Among the bodies recovered from the Kursk was a note showing that 23 sailors survived the initial accident. How does this discovery change the picture of the disaster and its handling?

"It puts the lie to what officials from President Putin on down have been saying since the very first day of the crisis. In fact, the astonishing thing is that they made this note public right away, because there had been tremendous criticism over when and how the public were informed of the disaster, the botched rescue efforts and the refusal to seek foreign help.

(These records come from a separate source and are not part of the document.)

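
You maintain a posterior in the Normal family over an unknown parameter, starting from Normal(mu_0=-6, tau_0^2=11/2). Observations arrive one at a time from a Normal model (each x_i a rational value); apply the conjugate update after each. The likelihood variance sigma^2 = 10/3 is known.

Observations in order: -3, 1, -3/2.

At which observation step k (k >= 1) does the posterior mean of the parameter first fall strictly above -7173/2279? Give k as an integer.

obs 1: x=-3 → posterior Normal(-219/53, 110/53)
obs 2: x=1 → posterior Normal(-93/43, 55/43)
obs 3: x=-3/2 → posterior Normal(-471/238, 110/119)

k = 2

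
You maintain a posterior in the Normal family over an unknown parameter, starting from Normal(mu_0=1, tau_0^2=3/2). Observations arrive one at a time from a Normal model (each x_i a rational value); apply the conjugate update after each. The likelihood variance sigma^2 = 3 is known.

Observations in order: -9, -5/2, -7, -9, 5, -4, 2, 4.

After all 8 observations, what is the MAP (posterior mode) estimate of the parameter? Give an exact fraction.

-37/20

obs 1: x=-9 → posterior Normal(-7/3, 1)
obs 2: x=-5/2 → posterior Normal(-19/8, 3/4)
obs 3: x=-7 → posterior Normal(-33/10, 3/5)
obs 4: x=-9 → posterior Normal(-17/4, 1/2)
obs 5: x=5 → posterior Normal(-41/14, 3/7)
obs 6: x=-4 → posterior Normal(-49/16, 3/8)
obs 7: x=2 → posterior Normal(-5/2, 1/3)
obs 8: x=4 → posterior Normal(-37/20, 3/10)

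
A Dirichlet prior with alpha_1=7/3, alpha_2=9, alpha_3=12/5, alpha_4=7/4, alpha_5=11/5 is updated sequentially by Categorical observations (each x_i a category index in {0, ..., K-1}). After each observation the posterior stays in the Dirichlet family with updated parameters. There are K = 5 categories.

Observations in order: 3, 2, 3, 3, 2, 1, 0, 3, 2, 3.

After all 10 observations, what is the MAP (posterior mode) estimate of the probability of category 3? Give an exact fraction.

obs 1: x=3 → posterior Dirichlet(7/3, 9, 12/5, 11/4, 11/5)
obs 2: x=2 → posterior Dirichlet(7/3, 9, 17/5, 11/4, 11/5)
obs 3: x=3 → posterior Dirichlet(7/3, 9, 17/5, 15/4, 11/5)
obs 4: x=3 → posterior Dirichlet(7/3, 9, 17/5, 19/4, 11/5)
obs 5: x=2 → posterior Dirichlet(7/3, 9, 22/5, 19/4, 11/5)
obs 6: x=1 → posterior Dirichlet(7/3, 10, 22/5, 19/4, 11/5)
obs 7: x=0 → posterior Dirichlet(10/3, 10, 22/5, 19/4, 11/5)
obs 8: x=3 → posterior Dirichlet(10/3, 10, 22/5, 23/4, 11/5)
obs 9: x=2 → posterior Dirichlet(10/3, 10, 27/5, 23/4, 11/5)
obs 10: x=3 → posterior Dirichlet(10/3, 10, 27/5, 27/4, 11/5)

345/1361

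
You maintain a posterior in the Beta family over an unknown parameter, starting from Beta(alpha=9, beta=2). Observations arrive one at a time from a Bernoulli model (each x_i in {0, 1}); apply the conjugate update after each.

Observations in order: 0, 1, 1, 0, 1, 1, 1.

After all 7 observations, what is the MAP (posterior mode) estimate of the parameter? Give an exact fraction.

13/16

obs 1: x=0 → posterior Beta(9, 3)
obs 2: x=1 → posterior Beta(10, 3)
obs 3: x=1 → posterior Beta(11, 3)
obs 4: x=0 → posterior Beta(11, 4)
obs 5: x=1 → posterior Beta(12, 4)
obs 6: x=1 → posterior Beta(13, 4)
obs 7: x=1 → posterior Beta(14, 4)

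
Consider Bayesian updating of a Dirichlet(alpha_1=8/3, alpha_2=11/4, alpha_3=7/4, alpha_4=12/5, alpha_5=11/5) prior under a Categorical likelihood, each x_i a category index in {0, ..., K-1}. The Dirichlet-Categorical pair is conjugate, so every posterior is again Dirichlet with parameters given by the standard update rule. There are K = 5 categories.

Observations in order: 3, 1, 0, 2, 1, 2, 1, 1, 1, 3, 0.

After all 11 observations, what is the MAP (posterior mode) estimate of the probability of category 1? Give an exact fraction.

obs 1: x=3 → posterior Dirichlet(8/3, 11/4, 7/4, 17/5, 11/5)
obs 2: x=1 → posterior Dirichlet(8/3, 15/4, 7/4, 17/5, 11/5)
obs 3: x=0 → posterior Dirichlet(11/3, 15/4, 7/4, 17/5, 11/5)
obs 4: x=2 → posterior Dirichlet(11/3, 15/4, 11/4, 17/5, 11/5)
obs 5: x=1 → posterior Dirichlet(11/3, 19/4, 11/4, 17/5, 11/5)
obs 6: x=2 → posterior Dirichlet(11/3, 19/4, 15/4, 17/5, 11/5)
obs 7: x=1 → posterior Dirichlet(11/3, 23/4, 15/4, 17/5, 11/5)
obs 8: x=1 → posterior Dirichlet(11/3, 27/4, 15/4, 17/5, 11/5)
obs 9: x=1 → posterior Dirichlet(11/3, 31/4, 15/4, 17/5, 11/5)
obs 10: x=3 → posterior Dirichlet(11/3, 31/4, 15/4, 22/5, 11/5)
obs 11: x=0 → posterior Dirichlet(14/3, 31/4, 15/4, 22/5, 11/5)

405/1066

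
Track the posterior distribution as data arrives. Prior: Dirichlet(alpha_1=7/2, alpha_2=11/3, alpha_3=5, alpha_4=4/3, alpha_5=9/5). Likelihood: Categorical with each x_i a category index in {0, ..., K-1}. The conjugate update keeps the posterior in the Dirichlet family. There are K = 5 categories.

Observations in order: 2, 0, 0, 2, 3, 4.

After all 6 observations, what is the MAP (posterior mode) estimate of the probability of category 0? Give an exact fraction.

obs 1: x=2 → posterior Dirichlet(7/2, 11/3, 6, 4/3, 9/5)
obs 2: x=0 → posterior Dirichlet(9/2, 11/3, 6, 4/3, 9/5)
obs 3: x=0 → posterior Dirichlet(11/2, 11/3, 6, 4/3, 9/5)
obs 4: x=2 → posterior Dirichlet(11/2, 11/3, 7, 4/3, 9/5)
obs 5: x=3 → posterior Dirichlet(11/2, 11/3, 7, 7/3, 9/5)
obs 6: x=4 → posterior Dirichlet(11/2, 11/3, 7, 7/3, 14/5)

45/163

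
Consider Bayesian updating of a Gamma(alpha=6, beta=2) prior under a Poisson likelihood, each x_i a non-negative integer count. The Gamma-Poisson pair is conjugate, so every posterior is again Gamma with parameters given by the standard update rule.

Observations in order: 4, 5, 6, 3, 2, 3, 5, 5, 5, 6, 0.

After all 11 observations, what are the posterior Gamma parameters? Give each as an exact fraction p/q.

obs 1: x=4 → posterior Gamma(10, 3)
obs 2: x=5 → posterior Gamma(15, 4)
obs 3: x=6 → posterior Gamma(21, 5)
obs 4: x=3 → posterior Gamma(24, 6)
obs 5: x=2 → posterior Gamma(26, 7)
obs 6: x=3 → posterior Gamma(29, 8)
obs 7: x=5 → posterior Gamma(34, 9)
obs 8: x=5 → posterior Gamma(39, 10)
obs 9: x=5 → posterior Gamma(44, 11)
obs 10: x=6 → posterior Gamma(50, 12)
obs 11: x=0 → posterior Gamma(50, 13)

alpha=50, beta=13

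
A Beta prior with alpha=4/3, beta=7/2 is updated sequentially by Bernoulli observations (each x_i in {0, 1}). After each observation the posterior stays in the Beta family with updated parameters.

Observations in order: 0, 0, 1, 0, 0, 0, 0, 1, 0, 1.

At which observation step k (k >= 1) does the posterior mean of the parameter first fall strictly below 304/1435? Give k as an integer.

obs 1: x=0 → posterior Beta(4/3, 9/2)
obs 2: x=0 → posterior Beta(4/3, 11/2)
obs 3: x=1 → posterior Beta(7/3, 11/2)
obs 4: x=0 → posterior Beta(7/3, 13/2)
obs 5: x=0 → posterior Beta(7/3, 15/2)
obs 6: x=0 → posterior Beta(7/3, 17/2)
obs 7: x=0 → posterior Beta(7/3, 19/2)
obs 8: x=1 → posterior Beta(10/3, 19/2)
obs 9: x=0 → posterior Beta(10/3, 21/2)
obs 10: x=1 → posterior Beta(13/3, 21/2)

k = 2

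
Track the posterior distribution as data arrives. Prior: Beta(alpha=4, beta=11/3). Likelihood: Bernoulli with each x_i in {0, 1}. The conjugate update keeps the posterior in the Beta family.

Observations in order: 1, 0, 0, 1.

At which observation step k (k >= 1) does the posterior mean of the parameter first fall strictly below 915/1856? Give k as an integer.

obs 1: x=1 → posterior Beta(5, 11/3)
obs 2: x=0 → posterior Beta(5, 14/3)
obs 3: x=0 → posterior Beta(5, 17/3)
obs 4: x=1 → posterior Beta(6, 17/3)

k = 3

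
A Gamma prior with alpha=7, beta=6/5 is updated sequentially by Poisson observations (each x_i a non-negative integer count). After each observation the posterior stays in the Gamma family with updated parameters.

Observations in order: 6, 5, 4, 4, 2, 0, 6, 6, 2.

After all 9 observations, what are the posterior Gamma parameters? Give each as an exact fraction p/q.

obs 1: x=6 → posterior Gamma(13, 11/5)
obs 2: x=5 → posterior Gamma(18, 16/5)
obs 3: x=4 → posterior Gamma(22, 21/5)
obs 4: x=4 → posterior Gamma(26, 26/5)
obs 5: x=2 → posterior Gamma(28, 31/5)
obs 6: x=0 → posterior Gamma(28, 36/5)
obs 7: x=6 → posterior Gamma(34, 41/5)
obs 8: x=6 → posterior Gamma(40, 46/5)
obs 9: x=2 → posterior Gamma(42, 51/5)

alpha=42, beta=51/5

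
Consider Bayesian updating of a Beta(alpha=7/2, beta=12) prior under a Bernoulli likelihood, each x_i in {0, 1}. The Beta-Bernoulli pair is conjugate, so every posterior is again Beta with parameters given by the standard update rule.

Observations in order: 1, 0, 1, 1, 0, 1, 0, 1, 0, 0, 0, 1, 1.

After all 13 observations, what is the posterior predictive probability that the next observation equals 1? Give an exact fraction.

7/19

obs 1: x=1 → posterior Beta(9/2, 12)
obs 2: x=0 → posterior Beta(9/2, 13)
obs 3: x=1 → posterior Beta(11/2, 13)
obs 4: x=1 → posterior Beta(13/2, 13)
obs 5: x=0 → posterior Beta(13/2, 14)
obs 6: x=1 → posterior Beta(15/2, 14)
obs 7: x=0 → posterior Beta(15/2, 15)
obs 8: x=1 → posterior Beta(17/2, 15)
obs 9: x=0 → posterior Beta(17/2, 16)
obs 10: x=0 → posterior Beta(17/2, 17)
obs 11: x=0 → posterior Beta(17/2, 18)
obs 12: x=1 → posterior Beta(19/2, 18)
obs 13: x=1 → posterior Beta(21/2, 18)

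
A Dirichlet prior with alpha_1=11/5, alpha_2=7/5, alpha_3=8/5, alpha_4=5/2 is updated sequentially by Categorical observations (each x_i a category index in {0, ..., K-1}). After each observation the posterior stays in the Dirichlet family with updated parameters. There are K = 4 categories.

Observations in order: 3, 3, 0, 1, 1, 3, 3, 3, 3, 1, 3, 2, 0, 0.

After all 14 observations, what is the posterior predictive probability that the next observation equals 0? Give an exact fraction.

52/217

obs 1: x=3 → posterior Dirichlet(11/5, 7/5, 8/5, 7/2)
obs 2: x=3 → posterior Dirichlet(11/5, 7/5, 8/5, 9/2)
obs 3: x=0 → posterior Dirichlet(16/5, 7/5, 8/5, 9/2)
obs 4: x=1 → posterior Dirichlet(16/5, 12/5, 8/5, 9/2)
obs 5: x=1 → posterior Dirichlet(16/5, 17/5, 8/5, 9/2)
obs 6: x=3 → posterior Dirichlet(16/5, 17/5, 8/5, 11/2)
obs 7: x=3 → posterior Dirichlet(16/5, 17/5, 8/5, 13/2)
obs 8: x=3 → posterior Dirichlet(16/5, 17/5, 8/5, 15/2)
obs 9: x=3 → posterior Dirichlet(16/5, 17/5, 8/5, 17/2)
obs 10: x=1 → posterior Dirichlet(16/5, 22/5, 8/5, 17/2)
obs 11: x=3 → posterior Dirichlet(16/5, 22/5, 8/5, 19/2)
obs 12: x=2 → posterior Dirichlet(16/5, 22/5, 13/5, 19/2)
obs 13: x=0 → posterior Dirichlet(21/5, 22/5, 13/5, 19/2)
obs 14: x=0 → posterior Dirichlet(26/5, 22/5, 13/5, 19/2)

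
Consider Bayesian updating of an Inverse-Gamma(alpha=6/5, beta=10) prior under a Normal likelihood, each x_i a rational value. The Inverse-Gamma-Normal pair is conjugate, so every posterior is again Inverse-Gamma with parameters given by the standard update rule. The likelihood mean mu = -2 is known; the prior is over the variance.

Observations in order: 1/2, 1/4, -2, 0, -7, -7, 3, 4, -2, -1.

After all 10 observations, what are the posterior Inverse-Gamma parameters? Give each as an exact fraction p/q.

alpha=31/5, beta=2357/32

obs 1: x=1/2 → posterior Inverse-Gamma(17/10, 105/8)
obs 2: x=1/4 → posterior Inverse-Gamma(11/5, 501/32)
obs 3: x=-2 → posterior Inverse-Gamma(27/10, 501/32)
obs 4: x=0 → posterior Inverse-Gamma(16/5, 565/32)
obs 5: x=-7 → posterior Inverse-Gamma(37/10, 965/32)
obs 6: x=-7 → posterior Inverse-Gamma(21/5, 1365/32)
obs 7: x=3 → posterior Inverse-Gamma(47/10, 1765/32)
obs 8: x=4 → posterior Inverse-Gamma(26/5, 2341/32)
obs 9: x=-2 → posterior Inverse-Gamma(57/10, 2341/32)
obs 10: x=-1 → posterior Inverse-Gamma(31/5, 2357/32)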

"Putin had to spend an awful lot of money and ask the divers to risk their lives to pull bodies, and less than that, from the sunken sub. The last thing he wanted was a note with a voice literally from the dead telling Russians that the government had misled them from the beginning. The cover-up story from the Kremlin and the Northern Fleet was that the crew had died instantly, but this note shows that we still don't know how long the last crew member survived after the Kursk went down. It's obviously significant that 23 members of the crew of 118 survived the initial accident. So for Putin, it's another case of a syndrome that has been best described by former prime minister Viktor Chernomyrdin: 'We hoped for the best, but it turned out as always.' He'd put all this expense and manpower into recovering the bodies, and instead he lifted the very noose he'd tried to bury."

Does that create any more problems for Putin than he already has?

"Not really. It's a new chapter in a p.r. nightmare for the president, and it will certainly reopen the wound. Nobody has forgotten the Kursk, or the way the Putin administration handled the news and the failed recovery. But although he took a hit in the polls for his handling of the crisis, it hasn't mortally wounded him by any stretch."